Ternyata penolakan itu malah menjadi pemicu adrenalin bagi Johan. Di ruang tamu rumah mertuanya di Jalan Bukit Barisan, Malang, Johan dan istrinya, Swandayani, mendapat ide. Pada akhir 1990, dengan modal Rp 35 juta, ruang tamu itu disulap menjadi sebuah toko yang menjual buku teks untuk mahasiswa dan dosen.

Pilihan ini diambil karena selain Malang dikenal sebagai salah satu kota pelajar, persaingan toko buku di sana tidak seketat di Surabaya. Apalagi Swandayani punya pengalaman mengelola Toko Buku Uranus di Surabaya, milik Fredy dan Gunawan, kakak kandungnya.

Di masa-masa awal, tokonya memang tak banyak mendulang untung. Sehari omzetnya cuma Rp 60 ribu. Tapi Johan tak putus asa. Untuk menggaet pembeli, ia rajin menghadiri sejumlah seminar. Lewat cara ini, banyak dosen dan mahasiswa yang mulai mengenalnya. Johan juga kerap mensponsori kegiatan kampus, meskipun kontribusinya sebatas membantu membuatkan spanduk yang dibubuhi iklan tokonya: ”Toga Mas, toko buku diskon”. Selain menerapkan diskon dan pandai melobi, Johan juga pandai mencari lokasi. Tokonya lazimnya dekat dengan sekolah atau lembaga pendidikan, sehingga calon pembelinya tinggal menclok dan membeli buku ke tokonya.

Iming-iming diskon dan lokasi yang dekat itu membuat Toga Mas menjadi pendulang ”emas” dalam buku. Delapan tahun berselang, bisnisnya mulai berkembang. Pembeli terus bertambah, kenalan meluas, sehingga Johan pun mulai menambah karyawan dan membenahi manajemen, termasuk menghindari bad stock alias buku tak laku. ”Buku tak laku (adalah) ancaman bagi toko buku,” katanya.

Johan kemudian memberanikan diri membeli sebuah ruko berlantai dua di Jalan Galunggung, yang masih berdekatan dengan sejumlah kampus di Malang. Di tempat baru ini, selain menjual buku pelajaran, Johan juga menjual buku umum dan peralatan kantor.

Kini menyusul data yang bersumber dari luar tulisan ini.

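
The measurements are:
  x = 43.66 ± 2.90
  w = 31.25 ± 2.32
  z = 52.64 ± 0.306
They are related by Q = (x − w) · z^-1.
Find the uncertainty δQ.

Let u = x − w = 12.41. δu = √(δx² + δw²) = √(8.41 + 5.38) = 3.71, so δu/u = 0.299.
Q is then a monomial in u, z:
δQ/Q = √((δu/u)² + (-1·δz/z)²) = √(0.0896 + 3.38e-05) = 0.299
Q = 0.2358, so δQ = 0.299 × 0.2358 = 0.0706.

0.0706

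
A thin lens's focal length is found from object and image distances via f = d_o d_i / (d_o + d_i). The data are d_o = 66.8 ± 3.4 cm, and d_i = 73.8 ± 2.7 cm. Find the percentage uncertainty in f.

∂f/∂d_o = (d_i/(d_o+d_i))² = 0.276;  ∂f/∂d_i = (d_o/(d_o+d_i))² = 0.226
δf = √((∂f/∂d_o · δd_o)² + (∂f/∂d_i · δd_i)²) = √(0.877 + 0.371) = 1.12 cm
f = 35.1 cm, so δf/f = 1.12/35.1 = 0.0319.

3.19%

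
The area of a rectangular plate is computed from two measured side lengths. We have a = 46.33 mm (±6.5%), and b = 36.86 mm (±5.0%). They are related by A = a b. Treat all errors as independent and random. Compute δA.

Products/powers → add relative errors in quadrature, weighted by exponent:
  (1·δa/a)² = (1×0.0650)² = 0.00423;  (1·δb/b)² = (1×0.0500)² = 0.00250
δA/A = √(0.00673) = 0.0820
A = 1708 mm^2, so δA = 0.0820 × 1708 = 140 mm^2.

140 mm^2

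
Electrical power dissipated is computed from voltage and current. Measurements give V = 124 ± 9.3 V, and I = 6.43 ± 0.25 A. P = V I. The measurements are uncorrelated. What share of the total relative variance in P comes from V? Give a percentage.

78.8%

(δP/P)² = (1·δV/V)² + (1·δI/I)²
  V term: (1×0.0750)² = 0.00563
  I term: (1×0.0389)² = 0.00151
Total = 0.00714. Share from V = 0.00563/0.00714 = 0.788.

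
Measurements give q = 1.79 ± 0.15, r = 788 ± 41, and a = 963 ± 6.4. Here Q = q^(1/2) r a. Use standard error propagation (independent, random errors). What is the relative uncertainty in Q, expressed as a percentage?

6.71%

Each factor contributes (exponent × relative error)² to (δQ/Q)²:
  (½·δq/q)² = (0.5×0.0838)² = 0.00176;  (1·δr/r)² = (1×0.0520)² = 0.00271;  (1·δa/a)² = (1×0.00665)² = 4.42e-05
δQ/Q = √(0.00451) = 0.0671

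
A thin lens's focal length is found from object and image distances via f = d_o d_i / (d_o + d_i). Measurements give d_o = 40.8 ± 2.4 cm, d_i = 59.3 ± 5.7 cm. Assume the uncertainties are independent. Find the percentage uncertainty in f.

5.24%

∂f/∂d_o = (d_i/(d_o+d_i))² = 0.351;  ∂f/∂d_i = (d_o/(d_o+d_i))² = 0.166
δf = √((∂f/∂d_o · δd_o)² + (∂f/∂d_i · δd_i)²) = √(0.709 + 0.897) = 1.27 cm
f = 24.2 cm, so δf/f = 1.27/24.2 = 0.0524.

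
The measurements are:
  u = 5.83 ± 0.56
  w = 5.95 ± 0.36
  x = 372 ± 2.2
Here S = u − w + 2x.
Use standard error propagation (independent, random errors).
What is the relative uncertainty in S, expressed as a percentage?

Absolute uncertainties add in quadrature for a linear combination:
  (δu)² = 0.314;  (δw)² = 0.130;  (2·δx)² = 19.4
δS = √(19.8) = 4.45
S = 744, so δS/S = 4.45/744 = 0.00598.

0.598%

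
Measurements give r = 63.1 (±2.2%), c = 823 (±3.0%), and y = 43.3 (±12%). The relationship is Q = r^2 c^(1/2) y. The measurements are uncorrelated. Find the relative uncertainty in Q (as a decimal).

0.129

Each factor contributes (exponent × relative error)² to (δQ/Q)²:
  (2·δr/r)² = (2×0.0220)² = 0.00194;  (½·δc/c)² = (0.5×0.0300)² = 0.000225;  (1·δy/y)² = (1×0.120)² = 0.0144
δQ/Q = √(0.0166) = 0.129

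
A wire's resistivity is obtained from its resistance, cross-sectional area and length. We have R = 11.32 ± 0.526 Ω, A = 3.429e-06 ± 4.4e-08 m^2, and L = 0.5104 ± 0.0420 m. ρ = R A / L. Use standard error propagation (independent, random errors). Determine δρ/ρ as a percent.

Since ρ is a product/quotient, work with relative uncertainties:
  (1·δR/R)² = (1×0.0465)² = 0.00216;  (1·δA/A)² = (1×0.0128)² = 0.000165;  (-1·δL/L)² = (-1×0.0823)² = 0.00677
δρ/ρ = √(0.00910) = 0.0954

9.54%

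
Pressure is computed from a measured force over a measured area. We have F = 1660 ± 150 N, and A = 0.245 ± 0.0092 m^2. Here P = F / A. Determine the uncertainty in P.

663 Pa

Products/powers → add relative errors in quadrature, weighted by exponent:
  (1·δF/F)² = (1×0.0904)² = 0.00817;  (-1·δA/A)² = (-1×0.0376)² = 0.00141
δP/P = √(0.00958) = 0.0979
P = 6780 Pa, so δP = 0.0979 × 6780 = 663 Pa.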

Berkat kerja kerasnya itu, bisnisnya terus menggelembung. Pada tahun itu juga Johan melebarkan sayap usahanya ke Yogyakarta. Setelah itu, Toga Mas merambah Jember, Surabaya, Denpasar, Semarang, dan Bandung. Empat tahun lalu, sang juragan buku bahkan berhasil membeli tempat baru, ruko tiga lantai di Jalan Dieng, Malang, seharga Rp 2 miliar.

Kecuali di Malang, semua toko buku Toga Mas dikelola secara bagi hasil dengan pemilik modal yang menjadi mitra usahanya. Itu sebabnya, setiap toko buku punya ciri khas sendiri-sendiri. Toko Buku Toga Mas di Jalan Diponegoro, Surabaya, misalnya, lantainya berlapis karpet merah. Ini bukan untuk mentereng-menterengan, tapi karena pemilik rumah yang menjadi kawan kongsi Johan tidak ingin lantainya lecet. ”Sebab, lantainya marmer dari Italia,” kata Johan.

Terlepas dari berbagai ciri khas itu, semua toko Toga Mas hingga kini tetap punya satu resep: pembeli selalu disuguhi buku dengan harga diskon 20-35 persen. Keuntungan yang diraup pun jadinya memang tipis: cuma 5-10 persen. Tapi, kata Johan membuka rahasia, itu bukan soal jika diimbangi jumlah penjualan yang besar dan adanya efisiensi biaya operasional.

Demi efisiensi itulah semua toko Toga Mas tidak memakai mesin pendingin. ”AC membuat boros,” katanya. Dalam rangka berhemat, ia pun kerap mencari lokasi penjualan yang murah. Satu dari empat toko di Surabaya, misalnya, hanya menyewa ruangan di kantor pos, yang bersebelahan dengan Sekolah Dasar Negeri Kaliasin. Dengan begitu, jualan buku murah pun bisa jalan terus.

Kini bak seorang ”konglomerat” buku, Johan mencurahkan waktunya bolak-balik ke luar kota. Baru saja balik dari sepekan perjalanan ke Yogyakarta, dua hari kemudian ia sudah harus meninggalkan Malang, tempat kediamannya, menuju Surabaya. ”Untuk persiapan pembukaan toko baru,” katanya saat ditemui di Malang, Senin pekan lalu.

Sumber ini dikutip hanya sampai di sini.